Business Research

Survei PwC: Pertumbuhan Sektor Perbankan Tahun 2015 Positif

Survei PwC: Pertumbuhan Sektor Perbankan Tahun 2015 Positif

Para pelaku sektor perbankan di Indoneisa melihat gambaran positif ketika mereka ditanya tentang daya tarik iklim usaha, dengan memperhatikan beberapa tantangan signifikan yang harus diatasi. Menurut mereka, di antara tantangan-tantangan yang utama adalah pertama, perlunya mengurangi cost of fund. Kedua, perlunya mengembangkan sumber pendapatan baru seiring melambatnya permintaan produk pinjaman. Ketiga, mengatur pengelolaan manajemen risiko serta kerangka kerja kepatuhan terhadap peraturan yang semakin kompleks. Hal-hal tersebut adalah beberapa hasil yang muncul dari Survei Perbankan Indonesia tahun 2015 yang dilansir oleh PricewaterhouseCoopers (PwC).

foto PwC

Menurut Financial Services Partner PwC, Yusuf Wibisana, para bankir masih mengantisipasi kenaikan BI rate. “Mayoritas mereka memprediksi BI rate akan naik sekitar 25-30 basis point, ini artinya mereka masih merasa bahwa exchange rate, kemudian inflasi yang dibarengi dengan kenaikan suku bunga ini adalah kondisi yang mengancam, sehingga mereka harus berhati-hati melangkah,” jelas Yusuf.

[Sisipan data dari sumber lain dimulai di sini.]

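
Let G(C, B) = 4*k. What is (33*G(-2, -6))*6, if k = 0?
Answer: 0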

Jika dilihat menurut kelompok asal bank, maka kekhawatirannya menjadi berbeda-beda untuk menghadapi tantangan tahun 2015. Kelompok bank lokal, memandang tekanan margin sebagai tantangan nomor satu sementara bagi bank asing, kekhawatiran utama mereka yaitu peraturan yang semakin kompleks dan menuntut – baik nasional maupun internasional. Di kalangan bank asing, juga terdapat kekhawatiran seputar ketidakpastian iklim opersional terkait ketentuan data TI onshoring dan ketentuan perbankan.

Lebih lanjut, Yusuf menjelaskan bahwa sekitar 50% dari bankir yang menjadi responden survei PwC ini sudah mempersiapkan diri mennghadapi meningkatnya net performing loan (NPL) tahun 2015, sementara responden lainnya tidak memperkirakan adanya peningkatan. Perkiraan ini memicu bank untuk mengembangkan lebih banyak jasa berbasis fee sebagai upaya untuk menggantikan pertumbuhan dan kualitas pinjaman yang terus menurun, dimana 72 % responden menguraikan bahwa fokus mereka selama setahun kedepan ditekankan pada penghasilan dari sumber-sumber seperti pembiayaan transaksi perdagangan, pengiriman dana dan produk asuransi perbankan.

Mengacu pada hsil survei tersebut, Yusuf berharap tahun 2015 ini masih akan ada pertumbuhan kredit. “Untuk semester II tahun 2015 ini saya berharap pertumbuhan kredit sekitar 15 %,” ujarnya. Harapan tersebut, menurut Yusuf bisa tercapai jika di dukung oleh beberapa faktor diantaranya adalah pemerintah harus bisa memeberikan kepastian ekonomi dengan regulasi yang lebih jelas, dengan demikian bank lebih punya keyakinan untuk menggelontorkan dana pinjaman. Kedua, kebijakan klasik yakni government spending yang bisa menstimulasi ekonomi di kuartal kedua dan ketiga 2015 ini.

“Misalnya seperti proyek infrastruktur dan maritim yang di unggulkan oleh Presiden Jokowi, itu kan masih dalam konsep besaran umum. Nanti yang lebih jelas kan akan ada regulasi, untuk sea port itu adalah apa saja untuk proyeknya. Kemudian, untuk sea highway, itu mungkin akan diperjelas ruasnya mana saja yang akan dicoba duluan, seperti itu. Kemudian industri perikanan, itu juga harus di breakdown, apa saja yang akan dilakukan. Jadi tidak hanya besaran-besarannya saja tapi nanti akan ada angka riilnya” jelas Yusuf.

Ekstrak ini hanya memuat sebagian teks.